As we can see in the trailer, politicians, the media, and the general public all brush off the claims of our protagonists. In an era where sincerity has been cut at its knees, it is irreverence, sarcasm, cynicism, and never passing up the chance to make a joke that reigns supreme. McKay is arguing, as the title suggests, that our refusal to look reality in the face will accelerate our doom.
However, there has been some pushback to the film. Many critics have argued the movie is too blunt and ham-fisted in its execution of satire. People appreciate subtlety because they don’t want to be preached to, but they also want to feel smart for being able to recognize a message that other viewers may not. Then there’s the political elephant in the room (no pun intended) that makes climate change such a hot-button issue. There are many people, mostly well off, that believe it is in their “best interest” to silence the fight against climate change. This very idea was at the center of Steven Soderbergh’s No Sudden Move, released earlier in 2021. Then there are those that just don’t believe in the evidence, maintaining that climate change is just a myth.
Is this potential bias coloring the polarizing reaction the film has received? It seems as if many critics either hate or adore this film, and audiences may have the same reaction. Adam McKay’s work, which ranges from Anchorman to The Big Short, is always interesting if nothing else. And with a cast that includes DiCaprio, Lawrence, Cate Blanchett, Timothée Chalamet, Tyler Perry, Jonah Hill, and some lady you may have heard of named Meryl Streep, the film is almost certain to be well-acted even if the script doesn’t work. Even Ariana Grande shows up for additional star power.

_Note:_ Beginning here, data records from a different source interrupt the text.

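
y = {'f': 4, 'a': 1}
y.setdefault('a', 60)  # 1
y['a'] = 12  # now {'f': 4, 'a': 12}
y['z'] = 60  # {'f': 4, 'a': 12, 'z': 60}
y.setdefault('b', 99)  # 99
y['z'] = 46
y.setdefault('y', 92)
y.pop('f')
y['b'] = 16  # {'a': 12, 'z': 46, 'b': 16, 'y': 92}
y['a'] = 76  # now {'a': 76, 'z': 46, 'b': 16, 'y': 92}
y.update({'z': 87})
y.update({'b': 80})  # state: {'a': 76, 'z': 87, 'b': 80, 'y': 92}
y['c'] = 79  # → {'a': 76, 'z': 87, 'b': 80, 'y': 92, 'c': 79}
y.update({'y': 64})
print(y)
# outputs {'a': 76, 'z': 87, 'b': 80, 'y': 64, 'c': 79}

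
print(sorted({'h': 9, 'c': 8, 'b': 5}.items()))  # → [('b', 5), ('c', 8), ('h', 9)]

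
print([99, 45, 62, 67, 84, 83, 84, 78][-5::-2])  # [67, 45]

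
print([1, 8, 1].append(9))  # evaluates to None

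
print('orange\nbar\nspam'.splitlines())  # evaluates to ['orange', 'bar', 'spam']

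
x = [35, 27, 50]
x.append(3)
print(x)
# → [35, 27, 50, 3]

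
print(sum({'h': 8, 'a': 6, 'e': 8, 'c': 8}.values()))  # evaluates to 30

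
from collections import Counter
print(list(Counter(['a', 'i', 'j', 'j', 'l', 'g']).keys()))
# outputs ['a', 'i', 'j', 'l', 'g']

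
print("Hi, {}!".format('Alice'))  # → Hi, Alice!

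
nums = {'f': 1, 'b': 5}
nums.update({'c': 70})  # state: {'f': 1, 'b': 5, 'c': 70}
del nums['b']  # {'f': 1, 'c': 70}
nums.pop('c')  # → 70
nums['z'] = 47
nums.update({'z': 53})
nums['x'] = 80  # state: {'f': 1, 'z': 53, 'x': 80}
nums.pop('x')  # 80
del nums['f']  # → {'z': 53}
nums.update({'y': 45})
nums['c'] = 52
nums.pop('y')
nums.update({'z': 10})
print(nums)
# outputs {'z': 10, 'c': 52}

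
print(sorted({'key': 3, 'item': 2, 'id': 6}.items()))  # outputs [('id', 6), ('item', 2), ('key', 3)]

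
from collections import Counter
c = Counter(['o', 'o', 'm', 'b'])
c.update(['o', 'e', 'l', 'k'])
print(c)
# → Counter({'o': 3, 'm': 1, 'b': 1, 'e': 1, 'l': 1, 'k': 1})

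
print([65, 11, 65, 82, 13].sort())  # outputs None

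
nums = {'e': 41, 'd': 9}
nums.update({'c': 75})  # {'e': 41, 'd': 9, 'c': 75}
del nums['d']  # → {'e': 41, 'c': 75}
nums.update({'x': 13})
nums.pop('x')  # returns 13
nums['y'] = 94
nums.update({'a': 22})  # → {'e': 41, 'c': 75, 'y': 94, 'a': 22}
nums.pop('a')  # 22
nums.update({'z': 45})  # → {'e': 41, 'c': 75, 'y': 94, 'z': 45}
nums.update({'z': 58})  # {'e': 41, 'c': 75, 'y': 94, 'z': 58}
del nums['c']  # {'e': 41, 'y': 94, 'z': 58}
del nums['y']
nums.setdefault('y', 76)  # 76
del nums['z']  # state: {'e': 41, 'y': 76}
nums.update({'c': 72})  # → {'e': 41, 'y': 76, 'c': 72}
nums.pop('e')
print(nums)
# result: {'y': 76, 'c': 72}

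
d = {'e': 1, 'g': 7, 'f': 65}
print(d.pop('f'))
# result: 65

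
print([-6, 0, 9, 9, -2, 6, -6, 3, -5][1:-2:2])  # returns [0, 9, 6]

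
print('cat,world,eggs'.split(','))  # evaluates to ['cat', 'world', 'eggs']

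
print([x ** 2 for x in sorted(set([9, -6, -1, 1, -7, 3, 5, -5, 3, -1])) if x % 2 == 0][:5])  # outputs [36]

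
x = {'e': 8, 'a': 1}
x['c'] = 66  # {'e': 8, 'a': 1, 'c': 66}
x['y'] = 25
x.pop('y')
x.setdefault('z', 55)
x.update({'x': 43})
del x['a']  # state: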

Netflix, for better or worse, is an expert at producing titles that permeate the zeitgeist, and Don’t Look Up is a potential powder keg that could set ablaze film Twitter while igniting the inevitable think pieces. But will it be a good film and one worthy of Oscar consideration? By the time you’re reading this, you may already know that Don’t Look Up will crash land on Netflix on December 24th.